Voor de bepaling van de vermindering is in het Kaderbesluit BPM géén goedkeuring opgenomen en zullen de bepalingen van artikel 10 Wet BPM moeten worden gevolgd. Dit betekent dat aansluiting moet worden gezocht bij de catalogusprijs van de kampeerauto. De vermindering kan worden bepaald aan de hand van:
> tabel;
> koerslijst: handelsinkoopwaarde van vergelijkbare kampeerauto's;
> taxatierapport: taxatie van de handelsinkoopwaarde van de betreffende kampeerauto.

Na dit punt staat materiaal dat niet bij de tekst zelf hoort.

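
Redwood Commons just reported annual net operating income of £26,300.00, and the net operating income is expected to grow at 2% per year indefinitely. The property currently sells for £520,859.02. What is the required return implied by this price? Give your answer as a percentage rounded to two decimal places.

D₁ = £26,300.00 × 1.02 = £26,826.0000
P = D₁/(r − g) ⇒ r = D₁/P + g = £26,826.0000/£520,859.02 + 0.02 = 0.051503 + 0.02 = 0.071503

7.15%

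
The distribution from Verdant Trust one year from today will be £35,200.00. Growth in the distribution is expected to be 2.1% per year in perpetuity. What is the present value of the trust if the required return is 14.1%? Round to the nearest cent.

Growing perpetuity: P = D₁ / (r − g) = £35,200.0000 / (0.141 − 0.021) = £293,333.33

£293333.33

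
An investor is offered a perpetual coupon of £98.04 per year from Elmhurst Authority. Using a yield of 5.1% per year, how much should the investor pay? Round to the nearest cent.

£1922.35

Level perpetuity: PV = C / r = £98.04 / 0.051 = £1,922.35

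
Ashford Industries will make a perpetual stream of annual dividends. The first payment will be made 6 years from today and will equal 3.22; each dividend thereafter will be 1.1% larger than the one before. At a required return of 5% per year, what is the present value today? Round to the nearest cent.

Value at end of year 5: C₁ / (r − g) = 3.22 / (0.05 − 0.011) = 82.5641
Discount to today: PV = 82.5641 / (1 + 0.05)^5 = 82.5641 / 1.276282 = 64.69

64.69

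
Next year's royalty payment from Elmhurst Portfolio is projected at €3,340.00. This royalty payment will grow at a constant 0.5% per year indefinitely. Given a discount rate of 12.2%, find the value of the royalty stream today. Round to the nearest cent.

€28547.01

Growing perpetuity: P = D₁ / (r − g) = €3,340.0000 / (0.122 − 0.005) = €28,547.01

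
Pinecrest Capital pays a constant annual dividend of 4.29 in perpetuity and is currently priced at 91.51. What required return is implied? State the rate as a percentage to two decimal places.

P = C/r ⇒ r = C/P = 4.29/91.51 = 0.046880

4.69%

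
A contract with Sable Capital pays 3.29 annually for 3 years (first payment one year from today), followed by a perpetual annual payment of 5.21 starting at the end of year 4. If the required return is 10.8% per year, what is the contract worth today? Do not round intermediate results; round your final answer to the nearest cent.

PV of 3-year annuity: 3.29 × [1 − (1+0.108)^−3] / 0.108 = 8.06787
Perpetuity value at year 3: 5.21 / 0.108 = 48.24074
PV of perpetuity: 48.24074 / (1+0.108)^3 = 35.46457
Total PV = 8.06787 + 35.46457 = 43.53244

43.53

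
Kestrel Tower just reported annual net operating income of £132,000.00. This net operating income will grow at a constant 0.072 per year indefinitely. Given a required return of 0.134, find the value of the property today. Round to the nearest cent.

£2282322.58

D₁ = D₀ × (1 + g) = £132,000.00 × 1.072 = £141,504.0000
Growing perpetuity: P = D₁ / (r − g) = £141,504.0000 / (0.134 − 0.072) = £2,282,322.58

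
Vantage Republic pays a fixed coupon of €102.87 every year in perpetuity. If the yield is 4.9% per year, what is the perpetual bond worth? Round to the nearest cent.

Level perpetuity: PV = C / r = €102.87 / 0.049 = €2,099.39

€2099.39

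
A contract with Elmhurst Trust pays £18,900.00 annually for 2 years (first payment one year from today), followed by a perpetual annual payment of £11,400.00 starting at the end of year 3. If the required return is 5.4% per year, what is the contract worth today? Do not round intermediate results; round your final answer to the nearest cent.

PV of 2-year annuity: £18,900.00 × [1 − (1+0.054)^−2] / 0.054 = 34944.67629
Perpetuity value at year 2: £11,400.00 / 0.054 = 211111.11111
PV of perpetuity: 211111.11111 / (1+0.054)^2 = 190033.36986
Total PV = 34944.67629 + 190033.36986 = 224978.04614

£224978.05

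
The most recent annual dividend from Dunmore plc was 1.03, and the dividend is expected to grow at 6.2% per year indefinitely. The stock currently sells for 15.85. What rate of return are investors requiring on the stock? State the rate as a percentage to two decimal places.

D₁ = 1.03 × 1.062 = 1.0939
P = D₁/(r − g) ⇒ r = D₁/P + g = 1.0939/15.85 + 0.062 = 0.069013 + 0.062 = 0.131013

13.10%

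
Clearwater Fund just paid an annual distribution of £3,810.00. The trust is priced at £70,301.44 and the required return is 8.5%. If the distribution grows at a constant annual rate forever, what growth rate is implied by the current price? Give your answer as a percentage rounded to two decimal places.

2.92%

P = D₀(1+g)/(r−g) ⇒ P(r−g) = D₀(1+g) ⇒ g(P+D₀) = P·r − D₀
g = (P·r − D₀)/(P + D₀) = (£70,301.44×0.085 − £3,810.00) / (£70,301.44 + £3,810.00) = 0.029221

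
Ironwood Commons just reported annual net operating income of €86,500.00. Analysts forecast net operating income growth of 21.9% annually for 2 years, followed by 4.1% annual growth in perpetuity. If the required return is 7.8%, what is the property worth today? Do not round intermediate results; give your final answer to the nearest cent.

€3320389.01

D_1 = 105443.50000
D_2 = 128535.62650
Terminal value at year 2: TV = D_2×(1+g_2)/(r−g_2) = 133805.58719/0.037 = 3616367.22126
P_0 = D_1/(1+r)^1 + D_2/(1+r)^2 + TV/(1+r)^2
    = 97814.00742 + 110607.86182 + 3111967.13943 = 3320389.00867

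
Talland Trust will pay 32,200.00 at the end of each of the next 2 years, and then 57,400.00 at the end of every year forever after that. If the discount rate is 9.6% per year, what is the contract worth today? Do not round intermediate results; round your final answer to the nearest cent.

PV of 2-year annuity: 32,200.00 × [1 − (1+0.096)^−2] / 0.096 = 56185.73179
Perpetuity value at year 2: 57,400.00 / 0.096 = 597916.66667
PV of perpetuity: 597916.66667 / (1+0.096)^2 = 497759.49260
Total PV = 56185.73179 + 497759.49260 = 553945.22439

553945.22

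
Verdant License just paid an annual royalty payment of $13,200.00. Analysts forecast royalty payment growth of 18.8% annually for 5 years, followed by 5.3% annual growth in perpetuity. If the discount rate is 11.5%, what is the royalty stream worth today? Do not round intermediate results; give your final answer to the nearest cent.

D_1 = 15681.60000
D_2 = 18629.74080
D_3 = 22132.13207
D_4 = 26292.97290
D_5 = 31236.05180
Terminal value at year 5: TV = D_5×(1+g_2)/(r−g_2) = 32891.56255/0.062 = 530509.07339
P_0 = D_1/(1+r)^1 + D_2/(1+r)^2 + D_3/(1+r)^3 + D_4/(1+r)^4 + D_5/(1+r)^5 + TV/(1+r)^5
    = 14064.21525 + 14985.01140 + 15966.09287 + 17011.40657 + 18125.15785 + 307835.34221 = 387987.22615

$387987.23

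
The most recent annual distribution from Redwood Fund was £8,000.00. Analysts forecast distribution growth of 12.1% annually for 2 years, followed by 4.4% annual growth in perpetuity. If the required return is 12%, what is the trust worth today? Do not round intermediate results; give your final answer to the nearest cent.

D_1 = 8968.00000
D_2 = 10053.12800
Terminal value at year 2: TV = D_2×(1+g_2)/(r−g_2) = 10495.46563/0.076 = 138098.23200
P_0 = D_1/(1+r)^1 + D_2/(1+r)^2 + TV/(1+r)^2
    = 8007.14286 + 8014.29209 + 110091.06505 = 126112.50000

£126112.50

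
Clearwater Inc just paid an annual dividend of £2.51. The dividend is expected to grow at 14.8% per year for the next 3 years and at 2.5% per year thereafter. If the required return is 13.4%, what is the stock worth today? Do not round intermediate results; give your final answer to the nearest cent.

£32.21

D_1 = 2.88148
D_2 = 3.30794
D_3 = 3.79751
Terminal value at year 3: TV = D_3×(1+g_2)/(r−g_2) = 3.89245/0.109 = 35.71057
P_0 = D_1/(1+r)^1 + D_2/(1+r)^2 + D_3/(1+r)^3 + TV/(1+r)^3
    = 2.54099 + 2.57236 + 2.60412 + 24.48824 = 32.20570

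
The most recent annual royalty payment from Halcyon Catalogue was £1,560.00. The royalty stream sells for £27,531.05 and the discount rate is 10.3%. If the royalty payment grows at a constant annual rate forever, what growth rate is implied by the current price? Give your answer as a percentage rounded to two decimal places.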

Tevens wil ik verwijzen naar de uitspraak Hof Den Bosch met zaaknummer
14/00962.
Berekening verschuldigde BPM
Het verschuldigde BPM-bedrag is € 4.828. Het verschil tussen de verschuldigde BPM en de door u betaalde BPM is € 1.155. Voor dit bedrag zal ik een naheffingsaanslag BPM opleggen. Als u belastingrente moet betalen, wordt deze apart vermeld. In de bijlage bij deze brief vindt u de financiële basisgegevens.
Als u het niet eens bent met mijn voornemen
Bent u het niet eens met mijn voornemen om u deze naheffingsaanslag op te leggen? Dan kunt u hierop vóór 26 april 2017 reageren. Heb ik voor deze datum geen reactie van u ontvangen, dan zal ik de naheffingsaanslag opleggen.
(…)”.
Omdat belanghebbende niet heeft gereageerd op het voornemen van de Inspecteur om een naheffingsaanslag bpm op te leggen (zie 2.3.) heeft de Inspecteur op 10 mei 2017 een naheffingsaanslag bpm opgelegd van € 1.155. De Inspecteur heeft uitgaande van een bedrag aan bruto bpm van € 11.682 en een forfaitair afschrijvingspercentage van 58,664, de verschuldigde bpm vastgesteld op € 4.828. Het verschil tussen dit bedrag en het op aangifte voldane bedrag van € 3.673 beloopt € 1.155.
Bij brief van 9 juni 2017 – ontvangen door de Inspecteur op 12 juni 2017 – is door belanghebbende een pro forma bezwaarschrift ingediend.
Bij brief van 14 september 2017 heeft de Inspecteur belanghebbende op de hoogte gesteld van zijn voorgenomen uitspraak op bezwaar. In deze brief is onder andere het volgende opgenomen:
“(…) Mogelijkheid om te worden gehoord
In uw bezwaar verzoekt u om een uitnodiging voor een hoor-gesprek. In het hoor-gesprek van 30 mei 2017 is besproken dat de dossiers inzake kampeerauto’s door de belastingdienst zullen worden afgedaan en dat voor deze dossiers een afwijzing zal volgen. Voor wat betreft kampeerauto’s heeft u toen het volgende aangegeven. (…) Onderhavig bezwaarschrift ziet op dezelfde problematiek waarvan uw standpunten bij ons reeds bekend zijn.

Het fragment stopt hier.